The Bitcoin crash of 2022 is just the latest reminder of the risks associated with investing in cryptocurrency, given its extreme volatility.
Of course, only the unluckiest investors who bought at the peak are actually down 75% on their investments. And pretty much wherever you’ve invested, including the S&P 500, your portfolio is likely down this year. It is also important to note that for long-term investors this is only a loss on paper. You only realize losses when you sell.
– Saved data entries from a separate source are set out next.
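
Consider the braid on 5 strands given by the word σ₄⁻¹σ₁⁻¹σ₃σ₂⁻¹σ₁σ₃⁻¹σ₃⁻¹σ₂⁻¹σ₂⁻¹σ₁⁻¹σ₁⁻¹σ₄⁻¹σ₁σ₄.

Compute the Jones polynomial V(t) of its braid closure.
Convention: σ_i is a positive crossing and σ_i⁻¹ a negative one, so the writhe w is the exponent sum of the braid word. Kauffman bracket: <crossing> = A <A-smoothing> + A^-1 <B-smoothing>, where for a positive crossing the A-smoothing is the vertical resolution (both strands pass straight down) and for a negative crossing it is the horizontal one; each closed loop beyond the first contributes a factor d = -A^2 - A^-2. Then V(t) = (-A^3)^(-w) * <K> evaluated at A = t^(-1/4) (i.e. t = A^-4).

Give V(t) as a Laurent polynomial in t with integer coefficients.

t^-1 - t^-2 + 2*t^-3 - 2*t^-4 + 2*t^-5 - t^-6 + t^-7 - t^-8

Derivation:
The presented braid s4^-1 s1^-1 s3 s2^-1 s1 s3^-1 s3^-1 s2^-1 s2^-1 s1^-1 s1^-1 s4^-1 s1 s4 on 5 strands reduces by inverse Markov moves (closure unchanged at each step):
  Deconjugate: the word is γ·β·γ⁻¹ with γ = s4^-1 s1^-1 (prefix) and γ⁻¹ = s1 s4 (suffix); strip both.
  Destabilize: the word has the form β·s4^-1 where s4^-1 occurs only as the final letter (β ∈ B_4); drop it and the last strand → 4 strands.
Reduced to β = s3 s2^-1 s1 s3^-1 s3^-1 s2^-1 s2^-1 s1^-1 s1^-1 on 4 strands, 9 crossings.
Compute on β:
Braid: s3 s2^-1 s1 s3^-1 s3^-1 s2^-1 s2^-1 s1^-1 s1^-1 on 4 strands, 9 crossings.
Writhe w = (#positive) - (#negative) = 2 - 7 = -5.
Enumerate smoothing states for the bracket polynomial. There are 2^9 = 512 states.
Smooth each crossing (0=||, 1=⌣⌢); contribution A^(Σ sign_k(1-2s_k)) * d^(L-1).
Tabulate the states by total A-exponent and number of loops L (A-exp: L × count):
  A^9: L=5 ×1
  A^7: L=4 ×9
  A^5: L=3 ×31, L=5 ×5
  A^3: L=2 ×48, L=4 ×35, L=6 ×1
  A^1: L=1 ×28, L=3 ×86, L=5 ×12
  A^-1: L=2 ×82, L=4 ×43, L=6 ×1
  A^-3: L=1 ×20, L=3 ×58, L=5 ×6
  A^-5: L=2 ×25, L=4 ×11
  A^-7: L=1 ×3, L=3 ×6
  A^-9: L=2 ×1
Each group contributes A^e * Σ count * d^(L-1):
Powers of d = -A^2 - A^-2: d^2 = A^4 + 2 + A^-4; d^3 = -A^6 - 3*A^2 - 3*A^-2 - A^-6; d^4 = A^8 + 4*A^4 + 6 + 4*A^-4 + A^-8; d^5 = -A^10 - 5*A^6 - 10*A^2 - 10*A^-2 - 5*A^-6 - A^-10.
  A^9 * (d^4) = A^17 + 4*A^13 + 6*A^9 + 4*A^5 + A
  A^7 * (9*d^3) = -9*A^13 - 27*A^9 - 27*A^5 - 9*A
  A^5 * (31*d^2 + 5*d^4) = 5*A^13 + 51*A^9 + 92*A^5 + 51*A + 5*A^-3
  A^3 * (48*d + 35*d^3 + d^5) = -A^13 - 40*A^9 - 163*A^5 - 163*A - 40*A^-3 - A^-7
  A^1 * (28 + 86*d^2 + 12*d^4) = 12*A^9 + 134*A^5 + 272*A + 134*A^-3 + 12*A^-7
  A^-1 * (82*d + 43*d^3 + d^5) = -A^9 - 48*A^5 - 221*A - 221*A^-3 - 48*A^-7 - A^-11
  A^-3 * (20 + 58*d^2 + 6*d^4) = 6*A^5 + 82*A + 172*A^-3 + 82*A^-7 + 6*A^-11
  A^-5 * (25*d + 11*d^3) = -11*A - 58*A^-3 - 58*A^-7 - 11*A^-11
  A^-7 * (3 + 6*d^2) = 6*A^-3 + 15*A^-7 + 6*A^-11
  A^-9 * (d) = -A^-7 - A^-11
Summing the groups: <K> = A^17 - A^13 + A^9 - 2*A^5 + 2*A - 2*A^-3 + A^-7 - A^-11
Normalise by the writhe: (-A^3)^(-w) = (-A^3)^(5) = -A^15, so f(A) = -A^15 * <K> = -A^32 + A^28 - A^24 + 2*A^20 - 2*A^16 + 2*A^12 - A^8 + A^4.
Substitute A = t^(-1/4), i.e. A^e → t^(-e/4): V(t) = t^-1 - t^-2 + 2*t^-3 - 2*t^-4 + 2*t^-5 - t^-6 + t^-7 - t^-8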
Why is bitcoin down this year?
Crypto and stocks have often followed the same price trends in 2022. Both asset classes have been affected by high inflation, leading to higher interest rates and recessionary concerns, said Alkesh Shah, a global crypto and digital asset strategist at Bank of America.
But the decline in crypto has been steeper this year than other investment categories considered risk assets, such as technology stocks, which are down about 30% this year, Shah says. However, it is a different story if you look further back in time.
“On a two-year basis, the cryptocurrency sector is up over 300% compared to, say, software technology stocks which are up 35% over the past two years,” he says. “So it’s a group that is significantly outperforming on a two-year basis, but it definitely corrected this year along with the other risk assets.”
Bitcoin specifically is actually down about 5% in the last 24 months. But if you invested in bitcoin four years ago, you would have tripled your money.
Crypto exchange worries – and shifts to crypto wallets
With cryptocurrencies down more than stocks this year – but up more than stocks over longer time frames – crypto fanatics and doubters alike have food for argument.
“It depends on how you want to look at it, and it seems like the situation is giving everyone something to talk about, but given the events that have happened with FTX’s bankruptcy, the crypto skeptics are certainly loud at this point,” says Shah.
Even before the recent collapse of major crypto exchange FTX, Shah says crypto prices were affected this year by the bankruptcy of crypto hedge fund Three Arrows (3AC) and lending platform Voyager Digital, as well as challenges for another crypto lender, BlockFi, which is now preparing for a potential bankruptcy filing, according to The Wall Street Journal.
“3AC, Voyager and BlockFi all ran into problems and then had to relax their positions, which then caused more pressure on bitcoin,” says Shah.
The price of bitcoin hasn’t crashed further amid the FTX fiasco, but there has been a trend of investors pulling their money out of crypto exchanges and moving it into crypto wallets, according to Shah. Some people are worried about having their money in exchange, fearing that others may go under.
“Right now, the trend after FTX is not that bitcoin is going down,” Shah says. “There are people moving bitcoin away from exchanges and putting it in wallets.”